New Genomics Tool Accelerates Biomedical Breakthroughs
![Image: [image credit]](/wp-content/themes/yootheme/cache/62/xdreamstime_xxl_275512545-scaled-62965056.jpeg.pagespeed.ic.ZgQOBgzsW3.jpg)

A scientist at the University of Virginia School of Medicine has created a new tool that could significantly streamline genomic research and fast-track medical breakthroughs.
Nathan Sheffield, PhD, and his collaborators have spent four years developing a new data standard called refget Sequence Collections. It helps researchers ensure they’re comparing the same reference sequences when analyzing genomic data — a major challenge in the field.
Genomic analysis involves sifting through massive datasets to understand how our cells work and what goes wrong in disease. But researchers often use different naming systems for “reference sequences” — essential datasets that serve as the baseline for identifying genetic differences. These inconsistencies make it harder to replicate results and collaborate across studies.
Refget Sequence Collections solves this by making it easier to identify, compare, and track which reference sequences are being used. That means less guesswork, more automation, and better reproducibility in research.
Sheffield compares the problem to a classroom where every student has a different version of the same textbook — with pages out of order and chapter titles changed. “If students could identify each version and see how they differ, it’d be much easier to learn together,” he said. “That’s what this tool does for genomics.”

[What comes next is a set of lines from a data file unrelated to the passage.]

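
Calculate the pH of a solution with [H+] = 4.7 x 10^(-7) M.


pH = -log10([H+])
pH = -log10(4.7 x 10^(-7))
pH = 6.3279

6.3279


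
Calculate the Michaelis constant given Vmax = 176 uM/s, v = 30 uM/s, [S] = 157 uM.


Km = [S] * (Vmax - v) / v
Km = 157 * (176 - 30) / 30
Km = 764.0667 uM

764.0667 uM


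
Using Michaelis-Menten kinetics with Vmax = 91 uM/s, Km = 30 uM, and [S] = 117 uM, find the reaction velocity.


v = Vmax * [S] / (Km + [S])
v = 91 * 117 / (30 + 117)
v = 72.4286 uM/s

72.4286 uM/s


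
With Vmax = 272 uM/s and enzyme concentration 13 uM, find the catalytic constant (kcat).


kcat = Vmax / [E]t
kcat = 272 / 13
kcat = 20.9231 s^-1

20.9231 s^-1


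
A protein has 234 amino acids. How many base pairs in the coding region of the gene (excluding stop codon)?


Each amino acid = 1 codon = 3 bp
bp = 234 * 3 = 702 bp

702 bp


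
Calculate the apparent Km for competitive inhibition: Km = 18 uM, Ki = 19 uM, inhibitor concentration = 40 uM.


Km_app = Km * (1 + [I]/Ki)
Km_app = 18 * (1 + 40/19)
Km_app = 55.8947 uM

55.8947 uM


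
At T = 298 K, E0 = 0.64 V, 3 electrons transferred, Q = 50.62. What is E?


E = E0 - (RT/nF) * ln(Q)
E = 0.64 - (8.314 * 298 / (3 * 96485)) * ln(50.62)
E = 0.6064 V

0.6064 V


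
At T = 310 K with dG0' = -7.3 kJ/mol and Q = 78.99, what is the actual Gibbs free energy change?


dG = dG0' + RT * ln(Q) / 1000
dG = -7.3 + 8.314 * 310 * ln(78.99) / 1000
dG = 3.9612 kJ/mol

3.9612 kJ/mol


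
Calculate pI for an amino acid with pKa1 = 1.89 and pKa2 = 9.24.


pI = (pKa1 + pKa2) / 2
pI = (1.89 + 9.24) / 2
pI = 5.565

5.565


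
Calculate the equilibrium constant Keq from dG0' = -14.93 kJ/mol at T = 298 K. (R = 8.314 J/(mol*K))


Keq = exp(-dG0 * 1000 / (R * T))
Keq = exp(-(-14.93) * 1000 / (8.314 * 298))
Keq = 414.0807

414.0807


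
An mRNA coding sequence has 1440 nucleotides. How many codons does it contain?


codons = nucleotides / 3
codons = 1440 / 3 = 480

480


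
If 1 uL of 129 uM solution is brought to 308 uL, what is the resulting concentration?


C2 = C1 * V1 / V2
C2 = 129 * 1 / 308
C2 = 0.4188 uM

0.4188 uM


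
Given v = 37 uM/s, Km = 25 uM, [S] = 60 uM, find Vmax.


Vmax = v * (Km + [S]) / [S]
Vmax = 37 * (25 + 60) / 60
Vmax = 52.4167 uM/s

52.4167 uM/s


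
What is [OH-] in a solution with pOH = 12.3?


[OH-] = 10^(-pOH)
[OH-] = 10^(-12.3)
[OH-] = 5.012e-13 M

5.012e-13 M


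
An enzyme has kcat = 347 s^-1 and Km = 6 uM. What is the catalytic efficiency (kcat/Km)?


Catalytic efficiency = kcat / Km
= 347 / 6
= 57.8333 uM^-1*s^-1

57.8333 uM^-1*s^-1


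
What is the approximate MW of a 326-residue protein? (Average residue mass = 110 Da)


MW = n_residues * 110 Da
MW = 326 * 110
MW = 35860 Da

35860 Da


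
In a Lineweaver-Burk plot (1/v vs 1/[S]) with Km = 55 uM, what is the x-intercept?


x-intercept = -1/Km
= -1/55
= -0.0182 1/uM

-0.0182 1/uM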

The new system builds on an earlier GA4GH project called refget, which assigned unique IDs to individual sequences. Sheffield’s update goes further, grouping sequences — like those making up an entire reference genome — under consistent, trackable names.
GA4GH (Global Alliance for Genomics and Health) is a nonprofit that promotes standards and data sharing in genomics. Refget Sequence Collections becomes the latest in over 40 tools developed through its network.
By reducing tedious manual work, the new standard gives scientists more time to focus on interpreting data and pushing discoveries forward.
“I hope this helps solve long-standing issues in integrating genomic and epigenomic data,” Sheffield said. “A shared standard for referencing datasets can help us learn faster from more experiments.”
Collaboration Behind the Tool
This work was led by Sheffield in collaboration with:
-
Timothé Cezard and Andy Yates at EMBL’s European Bioinformatics Institute
-
Sveinung Gundersen at ELIXIR Norway
-
Shakuntala Baichoo at Peter Munk Cardiac Centre-Artificial Intelligence
-
Rob Davies at Wellcome Sanger Institute
It was supported by Reggan Thomas and co-leads Oliver Hofmann (University of Melbourne) and Geraldine Van der Auwera (Seqera).
Sheffield holds positions in UVA’s School of Medicine (Departments of Genome Sciences, Biochemistry and Molecular Genetics), the School of Data Science, and the Department of Biomedical Engineering.